Jack Welch, the former CEO of General Electric was on CNBC Squawkbox the other day talking about corporate leadership. The interviewer asked whether CEO’s were worth the enormous salaries they get when compared to start-up founders who create a new technology or other innovation. He said, “New technologies and innovations are enormously important,” implying that founders are worth their compensation. Then he said something I did not expect. He said, “The fundamentals of management don’t change. You have to develop great people. You have to build great teams. And it should be fun! Business used to be fun. Managers have to find ways to make it fun again.”

I was not expecting this last point from “Neutron Jack”, the popularizer of “rack and stack” takent management under which you fire the bottom 10% of your organization every year.

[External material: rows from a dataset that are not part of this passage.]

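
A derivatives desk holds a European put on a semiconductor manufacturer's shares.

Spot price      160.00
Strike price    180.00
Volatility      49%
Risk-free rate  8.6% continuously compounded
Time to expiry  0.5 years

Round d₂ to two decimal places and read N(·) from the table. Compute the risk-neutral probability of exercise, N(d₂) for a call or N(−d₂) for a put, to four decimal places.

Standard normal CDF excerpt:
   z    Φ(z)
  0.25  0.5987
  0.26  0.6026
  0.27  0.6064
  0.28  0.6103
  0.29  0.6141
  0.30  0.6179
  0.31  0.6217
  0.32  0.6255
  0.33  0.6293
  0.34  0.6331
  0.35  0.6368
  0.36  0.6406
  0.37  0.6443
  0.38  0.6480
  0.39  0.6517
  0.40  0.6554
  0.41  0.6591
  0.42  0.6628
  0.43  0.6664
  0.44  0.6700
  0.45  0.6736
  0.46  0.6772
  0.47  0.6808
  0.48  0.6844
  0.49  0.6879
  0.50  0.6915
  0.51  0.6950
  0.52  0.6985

0.6517

T = 0.5;  σ√T = 0.3465
ln(S/K) + (r + σ²/2)T = ln(160/180) + (0.086 + 0.49²/2)·0.5 = -0.1178 + 0.1030 = -0.0148
d₁ = -0.0148 / 0.3465 = -0.0426 ≈ -0.04
d₂ = d₁ − σ√T = -0.0426 − 0.3465 = -0.3891 ≈ -0.39
Pr(exercise) under Q = N(−d₂) = N(0.39) = 0.6517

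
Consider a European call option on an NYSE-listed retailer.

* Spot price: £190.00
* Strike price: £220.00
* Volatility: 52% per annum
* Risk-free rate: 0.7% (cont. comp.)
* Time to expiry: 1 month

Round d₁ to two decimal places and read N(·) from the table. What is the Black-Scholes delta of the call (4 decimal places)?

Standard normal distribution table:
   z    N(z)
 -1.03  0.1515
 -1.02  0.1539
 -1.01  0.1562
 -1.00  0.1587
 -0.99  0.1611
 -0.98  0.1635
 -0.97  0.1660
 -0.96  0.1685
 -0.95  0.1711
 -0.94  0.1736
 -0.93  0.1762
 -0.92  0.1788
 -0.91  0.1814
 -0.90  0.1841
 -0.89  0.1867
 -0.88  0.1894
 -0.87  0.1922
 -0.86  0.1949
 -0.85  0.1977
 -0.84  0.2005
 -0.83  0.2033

σ√T = 0.52·√0.08333 = 0.1501
d₁ = [ln(190/220) + (0.007 + ½·0.52²)·0.08333] / (σ√T) = (-0.1466 + 0.0119) / 0.1501 = -0.8977 ⇒ -0.90
N(d₁) = N(-0.90) = 0.1841
Δ_call = N(d₁) = 0.1841

0.1841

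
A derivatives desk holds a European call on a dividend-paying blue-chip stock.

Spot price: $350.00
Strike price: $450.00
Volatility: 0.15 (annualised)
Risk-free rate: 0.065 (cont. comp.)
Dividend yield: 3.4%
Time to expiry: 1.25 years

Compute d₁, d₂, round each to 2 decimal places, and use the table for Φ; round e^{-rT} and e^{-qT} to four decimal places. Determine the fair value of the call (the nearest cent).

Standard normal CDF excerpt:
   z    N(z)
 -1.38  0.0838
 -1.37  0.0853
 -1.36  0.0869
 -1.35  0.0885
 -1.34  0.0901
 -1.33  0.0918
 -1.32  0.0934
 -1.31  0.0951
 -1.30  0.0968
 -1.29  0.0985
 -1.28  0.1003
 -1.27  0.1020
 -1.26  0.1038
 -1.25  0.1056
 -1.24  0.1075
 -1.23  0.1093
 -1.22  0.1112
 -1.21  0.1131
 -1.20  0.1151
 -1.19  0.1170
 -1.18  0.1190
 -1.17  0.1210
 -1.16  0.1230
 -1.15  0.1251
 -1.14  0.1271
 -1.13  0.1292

$3.20

T = 1.25;  σ√T = 0.1677
d₁ = [ln(350/450) + (0.065 − 0.034 + 0.15²/2)·1.25] / 0.1677 = [-0.2513 + 0.0528] / 0.1677 = -1.1836 ≈ -1.18
d₂ = d₁ − σ√T = -1.1836 − 0.1677 = -1.3513 ≈ -1.35
exp(−qT) = exp(−0.034·1.25) = 0.9584;  exp(−rT) = exp(−0.065·1.25) = 0.9220
N(d₁) = N(-1.18) = 0.1190;  N(d₂) = N(-1.35) = 0.0885
C = 350·0.9584·0.1190 − 450·0.9220·0.0885 = 39.9174 − 36.7187 = 3.1987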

I have to admit though that I think he is right about fun being missing.

Are you having fun at work? At one point, you could get in trouble for it. Then it became acceptable on special occasions such as retreats and team building exercises. Then there were rumors of companies that made it part of their culture to have fun (Southwest Airlines, Google, Zappos). What happened? Globalization, downsizing, 9/11, housing crisis, off-shoring, outsourcing and on and on. There has been a lot of disruptive change and disruption is upsetting, not fun.

Still I like Jack’s challenge to make work fun again. What is fun? Games are fun. Play is fun. Games have a design that include a goal, challenge, constraints and methods for achieving the goal. Sometimes these methods are clear and explicit. Often it is part of the game to discover the methods. Plus, there is usually an element of risk involved. If any of these elements are missing, it’s no fun.

As Daniel Pink points out, we all need the opportunity to develop mastery, to experience our own autonomy and to work with and toward a meaningful purpose. Are you having fun? If not, maybe what’s missing is a game worth playing. You could create one, or go find a place where people are joyfully making work fun again.